Хлопоты тяжелые
Позвонил на офис, из другого города. Что поделать, командировка.
Шеф не стал тянуть кота за хвост, зная ,что командировка сложная, заказчик полувоенная организация и мой отъезд будет воспринят не совсем однозначно. В момент пусконаладочных работ изделия # 5*****3. Шеф сказал, оставь там всё как есть, и вылетай мгновенно. Твой папа умер.
Как же мне стало млосно. Воздуху стало не хватать. Папа, как же так , ты же обещал, ты обещал рассказать про семью.
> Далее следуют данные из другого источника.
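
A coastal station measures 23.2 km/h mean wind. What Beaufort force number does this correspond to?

Beaufort force 4

23.2 km/h = 6.4 m/s, which is Beaufort 4 (moderate breeze, 5.5–7.9 m/s).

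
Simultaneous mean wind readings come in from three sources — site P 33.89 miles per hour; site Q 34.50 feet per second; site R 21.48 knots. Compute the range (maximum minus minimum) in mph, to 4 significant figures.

10.37 mph

site Q: 34.50 ft/s = 23.5227 mph.
site R: 21.48 kt = 24.7187 mph.
Spread: 33.8900 − 23.5227 = 10.37 mph.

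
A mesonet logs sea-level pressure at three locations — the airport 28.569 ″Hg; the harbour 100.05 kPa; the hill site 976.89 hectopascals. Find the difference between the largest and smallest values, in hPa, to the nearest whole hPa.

the airport: 28.569 inHg = 967.46 hPa.
the harbour: 100.05 kPa = 1000.50 hPa.
Spread: 1000.50 − 967.46 = 33 hPa.

33 hPa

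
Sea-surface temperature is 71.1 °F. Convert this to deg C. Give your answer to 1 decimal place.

21.7 °C

°C = (°F − 32) × 5/9 = (71.1 − 32) / 1.8 = 21.7 °C.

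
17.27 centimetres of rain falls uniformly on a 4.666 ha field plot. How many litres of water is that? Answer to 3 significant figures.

8060000 litres

Depth: 17.27 cm × 10 = 172.7 mm.
Area: 4.666 ha = 46660 m².
1 mm over 1 m² is 1 L, so volume = 172.7 × 46660 = 8058182 L ≈ 8060000 L.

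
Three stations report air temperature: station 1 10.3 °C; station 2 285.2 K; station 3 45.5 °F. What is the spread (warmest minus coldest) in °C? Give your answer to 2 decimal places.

station 2: 285.2 K = 12.050 °C.
station 3: 45.5 °F = 7.500 °C.
Spread: 12.050 − 7.500 = 4.550 °C.

4.55 °C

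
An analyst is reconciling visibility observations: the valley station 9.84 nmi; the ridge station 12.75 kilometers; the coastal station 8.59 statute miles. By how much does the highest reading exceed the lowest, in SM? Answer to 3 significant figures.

3.40 SM

the valley station: 9.84 nmi = 11.3237 SM.
the ridge station: 12.75 km = 7.9225 SM.
Spread: 11.3237 − 7.9225 = 3.40 SM.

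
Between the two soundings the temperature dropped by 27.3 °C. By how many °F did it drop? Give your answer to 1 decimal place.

A change of 1 °C equals a change of 1.8 °F: Δ°F = 27.3 × 1.8 = 49.1 °F.

49.1 °F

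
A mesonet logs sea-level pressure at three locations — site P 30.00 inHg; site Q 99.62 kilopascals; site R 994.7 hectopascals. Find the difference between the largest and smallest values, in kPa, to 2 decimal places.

2.12 kPa

site P: 30.00 inHg = 101.5917 kPa.
site R: 994.7 hPa = 99.4700 kPa.
Spread: 101.5917 − 99.4700 = 2.12 kPa.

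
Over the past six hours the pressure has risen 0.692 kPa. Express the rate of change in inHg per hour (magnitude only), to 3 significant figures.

0.692 kPa / 6 h × 0.2953 inHg/kPa = 0.0341 inHg/h.

0.0341 inHg per hour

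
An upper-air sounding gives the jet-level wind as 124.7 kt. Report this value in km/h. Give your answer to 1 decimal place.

1 kt = 1.852 km/h, so 124.7 × 1.852 = 230.9 km/h.

230.9 km/h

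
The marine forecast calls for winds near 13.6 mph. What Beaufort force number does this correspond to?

Beaufort force 4

13.6 mph = 6.1 m/s, which is Beaufort 4 (moderate breeze, 5.5–7.9 m/s).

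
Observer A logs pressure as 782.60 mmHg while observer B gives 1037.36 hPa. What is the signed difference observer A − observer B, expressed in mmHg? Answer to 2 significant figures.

4.5 mmHg

observer B: 1037.36 hPa = 778.084 mmHg.
Difference: 782.600 − 778.084 = 4.5 mmHg.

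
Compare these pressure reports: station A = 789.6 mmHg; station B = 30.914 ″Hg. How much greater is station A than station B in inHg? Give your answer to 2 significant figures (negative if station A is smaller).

station A: 789.6 mmHg = 31.0866 inHg.
Difference: 31.0866 − 30.9140 = 0.17 inHg.

0.17 inHg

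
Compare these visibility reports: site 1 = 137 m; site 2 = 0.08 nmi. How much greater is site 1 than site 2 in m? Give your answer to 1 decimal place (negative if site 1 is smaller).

-11.2 m

site 2: 0.08 nmi = 148.160 m.
Difference: 137.000 − 148.160 = -11.2 m.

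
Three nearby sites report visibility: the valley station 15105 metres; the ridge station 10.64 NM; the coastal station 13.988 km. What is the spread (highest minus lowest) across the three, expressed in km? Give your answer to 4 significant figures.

the valley station: 15105 m = 15.10500 km.
the ridge station: 10.64 nmi = 19.70528 km.
Spread: 19.70528 − 13.98800 = 5.717 km.

5.717 km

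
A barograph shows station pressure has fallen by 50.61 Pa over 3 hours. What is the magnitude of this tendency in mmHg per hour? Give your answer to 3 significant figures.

50.61 Pa / 3 h × 0.00750062 mmHg/Pa = 0.127 mmHg/h.

0.127 mmHg per hour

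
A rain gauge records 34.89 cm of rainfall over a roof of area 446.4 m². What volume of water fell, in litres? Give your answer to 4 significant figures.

Depth: 34.89 cm × 10 = 348.9 mm.
1 mm over 1 m² is 1 L, so volume = 348.9 × 446.4 = 155748.96 L ≈ 155700 L.

155700 litres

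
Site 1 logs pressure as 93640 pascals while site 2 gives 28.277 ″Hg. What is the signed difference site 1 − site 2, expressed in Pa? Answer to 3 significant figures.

-2120 Pa

site 2: 28.277 inHg = 95756.92 Pa.
Difference: 93640.00 − 95756.92 = -2120 Pa.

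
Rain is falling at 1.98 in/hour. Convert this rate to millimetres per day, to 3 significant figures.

1210 mm/day

1.98 in/hour × 25.4 mm/in × 24 hour/day = 1210 mm/day.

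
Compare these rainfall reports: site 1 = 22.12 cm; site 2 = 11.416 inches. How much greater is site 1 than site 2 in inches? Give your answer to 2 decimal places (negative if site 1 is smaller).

site 1: 22.12 cm = 8.7087 in.
Difference: 8.7087 − 11.4160 = -2.71 in.

-2.71 in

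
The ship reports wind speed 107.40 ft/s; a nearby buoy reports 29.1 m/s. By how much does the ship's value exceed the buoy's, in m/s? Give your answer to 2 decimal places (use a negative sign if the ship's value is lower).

3.64 m/s

the ship: 107.40 ft/s = 32.7355 m/s.
Difference: 32.7355 − 29.1000 = 3.64 m/s.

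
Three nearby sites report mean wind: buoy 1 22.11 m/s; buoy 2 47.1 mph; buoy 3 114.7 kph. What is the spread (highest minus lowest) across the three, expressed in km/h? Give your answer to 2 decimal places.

buoy 1: 22.11 m/s = 79.5960 km/h.
buoy 2: 47.1 mph = 75.8001 km/h.
Spread: 114.7000 − 75.8001 = 38.90 km/h.

38.90 km/h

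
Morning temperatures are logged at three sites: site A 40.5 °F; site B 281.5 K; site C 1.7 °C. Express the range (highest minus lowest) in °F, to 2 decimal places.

11.97 °F

site A: 40.5 °F = 4.722 °C.
site B: 281.5 K = 8.350 °C.
Spread: 8.350 − 1.700 = 6.650 °C = 11.97 °F.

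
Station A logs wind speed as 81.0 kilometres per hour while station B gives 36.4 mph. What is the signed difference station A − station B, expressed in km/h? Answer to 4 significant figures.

station B: 36.4 mph = 58.5801 km/h.
Difference: 81.0000 − 58.5801 = 22.42 km/h.

22.42 km/h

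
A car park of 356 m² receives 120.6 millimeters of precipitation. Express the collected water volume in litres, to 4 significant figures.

42930 litres

1 mm over 1 m² is 1 L, so volume = 120.6 × 356 = 42933.6 L ≈ 42930 L.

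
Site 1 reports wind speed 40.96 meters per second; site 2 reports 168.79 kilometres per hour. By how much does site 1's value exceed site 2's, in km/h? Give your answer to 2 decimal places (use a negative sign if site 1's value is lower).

-21.33 km/h

site 1: 40.96 m/s = 147.4560 km/h.
Difference: 147.4560 − 168.7900 = -21.33 km/h.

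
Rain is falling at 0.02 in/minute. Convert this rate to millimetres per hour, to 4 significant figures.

0.02 in/minute × 25.4 mm/in × 60 minute/hour = 30.48 mm/hour.

30.48 mm/hour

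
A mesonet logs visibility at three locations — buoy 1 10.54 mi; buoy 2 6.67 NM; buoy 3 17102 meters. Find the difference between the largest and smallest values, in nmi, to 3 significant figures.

2.56 nmi

buoy 1: 10.54 SM = 9.1590 nmi.
buoy 3: 17102 m = 9.2343 nmi.
Spread: 9.2343 − 6.6700 = 2.56 nmi.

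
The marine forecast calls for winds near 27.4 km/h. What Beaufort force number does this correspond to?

Beaufort force 4

27.4 km/h = 7.6 m/s, which is Beaufort 4 (moderate breeze, 5.5–7.9 m/s).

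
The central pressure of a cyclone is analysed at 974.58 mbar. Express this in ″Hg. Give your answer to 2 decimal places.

1 mb = 0.02953 inHg, so 974.58 × 0.02953 = 28.78 inHg.

28.78 inHg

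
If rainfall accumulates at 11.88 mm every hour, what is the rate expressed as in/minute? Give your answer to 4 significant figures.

0.007795 in/minute

11.88 mm/hour × 0.0393701 in/mm × 0.0166667 hour/minute = 0.007795 in/minute.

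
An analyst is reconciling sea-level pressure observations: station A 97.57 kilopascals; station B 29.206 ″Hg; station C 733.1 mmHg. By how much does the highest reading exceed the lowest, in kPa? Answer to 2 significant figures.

station B: 29.206 inHg = 98.903 kPa.
station C: 733.1 mmHg = 97.739 kPa.
Spread: 98.903 − 97.570 = 1.3 kPa.

1.3 kPa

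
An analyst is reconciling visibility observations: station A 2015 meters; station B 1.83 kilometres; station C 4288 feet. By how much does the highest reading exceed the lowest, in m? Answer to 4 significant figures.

station B: 1.83 km = 1830.000 m.
station C: 4288 ft = 1306.982 m.
Spread: 2015.000 − 1306.982 = 708.0 m.

708.0 m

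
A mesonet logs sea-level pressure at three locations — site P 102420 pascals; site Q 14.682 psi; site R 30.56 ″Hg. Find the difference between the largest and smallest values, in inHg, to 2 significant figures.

0.67 inHg

site P: 102420 Pa = 30.2446 inHg.
site Q: 14.682 psi = 29.8929 inHg.
Spread: 30.5600 − 29.8929 = 0.67 inHg.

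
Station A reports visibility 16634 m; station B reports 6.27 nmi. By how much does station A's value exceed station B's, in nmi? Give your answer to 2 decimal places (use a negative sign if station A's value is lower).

2.71 nmi

station A: 16634 m = 8.9816 nmi.
Difference: 8.9816 − 6.2700 = 2.71 nmi.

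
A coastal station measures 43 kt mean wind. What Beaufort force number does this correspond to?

Beaufort force 9

43 kt lies in the Beaufort 9 band (strong gale, 41–47 kt).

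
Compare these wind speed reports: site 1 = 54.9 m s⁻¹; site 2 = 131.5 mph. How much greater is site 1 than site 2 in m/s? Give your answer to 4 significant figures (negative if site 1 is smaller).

site 2: 131.5 mph = 58.78576 m/s.
Difference: 54.90000 − 58.78576 = -3.886 m/s.

-3.886 m/s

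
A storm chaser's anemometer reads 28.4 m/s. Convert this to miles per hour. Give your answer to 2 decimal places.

63.53 mph

1 m/s = 2.23694 mph, so 28.4 × 2.23694 = 63.53 mph.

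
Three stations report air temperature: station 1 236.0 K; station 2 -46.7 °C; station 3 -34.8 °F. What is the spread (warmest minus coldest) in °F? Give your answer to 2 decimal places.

17.26 °F

station 1: 236.0 K = -37.150 °C.
station 3: -34.8 °F = -37.111 °C.
Spread: (-37.111) − (-46.700) = 9.589 °C = 17.26 °F.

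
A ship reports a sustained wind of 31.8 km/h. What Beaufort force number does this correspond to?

Beaufort force 5

31.8 km/h = 8.8 m/s, which is Beaufort 5 (fresh breeze, 8.0–10.7 m/s).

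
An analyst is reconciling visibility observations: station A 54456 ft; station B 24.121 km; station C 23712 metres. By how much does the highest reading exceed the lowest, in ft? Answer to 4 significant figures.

24680 ft

station B: 24.121 km = 79137.14 ft.
station C: 23712 m = 77795.28 ft.
Spread: 79137.14 − 54456.00 = 24680 ft.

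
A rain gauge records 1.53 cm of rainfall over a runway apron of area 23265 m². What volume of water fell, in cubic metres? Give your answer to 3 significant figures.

Depth: 1.53 cm × 10 = 15.3 mm.
1 mm over 1 m² is 1 L, so volume = 15.3 × 23265 = 355954.5 L = 356 m³.

356 cubic metres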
Про пропавших в тридцатые и в войну дядек, шестерых братьев моего деда, сгишувшего в огне второй мировой. О таинственном письме из Питсбурга.
И много ещё чего.
Многое я хотел спросить у тебя , папа, ведь я уже взрослый. У меня есть сын, твой внук. И он тоже когда вырастет, станет задавать вопросы. А у меня нет ответов. И уже не будет.
Я рассчитался за гостиницу. Укутал потеплее шею. И открыл дверь в лютый мороз.
До аэропорта ехать сорок минут. И я, надеюсь , успею на какой-либо самолёт, вылетающий на запад. А там хоть Москва, хоть Питер, хоть Рига.
Прямого рейса на Минск в этот сезон так и не открыли.
Ровно на середине дамбы, аккурат возле самой ГЭС, промерзший троллейбус тихонько испустил дух.
И кабины вышла водитель-женщина в тяжёлых мужских унтах и голосом , не предвещающего ничего хорошего, объявила, мотор капут. Обледенение. Пар,вырвавшийся из ее рта, тут же скристаллизовался и упал мелкими алмазами на давно не мытый пол.
Около десяти человек выбрались наружу. Рядом, в бездне, облака пара поднимались из преисподней. Внизу грохотала и бесновалась красавица Ангара, закованная советской властью и планом ГОЭЛРО в железобетон. Миллиарды водно- лошадиных сил крутили турбины. Лампочка Ильича ещё давала устойчивый светопоток.
Я знал , что где-то внизу подстанция. Но облака пара скрыли все вокруг. Все это происшествие венчал мороз градусов под тридцать.
Я брел по дамбе. Через километр я перестал мёрзнуть. Стало даже жарковато от интенсивной ходьбы. А ладони мерзли в пижонских, белой кожи, перчатках. За спиной раздался звук клаксона.
Такси. Меня подобрало таки в километре от порта.
Растрёпанный, разгоряченный я ринулся в кассы. В стране набирали и обороты челночного бизнеса с Китаем. Улететь было совершенно невозможно.
Я стоял посреди здания аэропорта. Кругом сновали люди-челноки с баулами размером с хорошую корову. Объявлялись прибытия и убытия рейсов. Наверное вид мой был настолько жалок и рестерян, что привлек внимание наряда милиции.
- здравствуйте.
- здравствуйте.
- у вас что-то случилось?
- отец умер. Билетов нет.
- отэц?
Надо сказать , что один из милиционеров был грузин, я так понял.
- Пойдем, пойдем, дорогой, сказал сержант.
И повел меня к дежурному по аэропорту.
- вот, отэц умэр. Лэтэц надо.
Меня попросили подождать за дверью.
Надо опять же сказать , что дежурный был тоже грузин.
Минуту за дверью стоял крик. На грузинском. Или они просто громко разговаривали.Горячие кавказские парни. Через минут десять из двери вышел улыбающийся сержант.
Пошли, пошли дорогой.
Я улетел в Киев. На Борисполь. И успел в Жуляны. Маленький L410 через час стоял в старом аэропорту. Почти в центре Минска.
Я успел проститься с Батькой. Именно с этого дня он стал для меня Батькой, родным.
Попрощаться с моим батькой пришло около двухсот человек.
Отдать честь простому, скромному работяге.
Вспоминая Батьку, припомню и своего шефа, помершего несколько лет назад в Канаде. Таксиста, подобравшего меня дамбе. Двух милиционеров - грузинов. И многих, кто в эти тяжкие дни просто помог мне. Сказал доброе слово.
Чтобы как-то облегчить мою утрату.
Прости меня Батька. Что я не успел поговорить с тобой.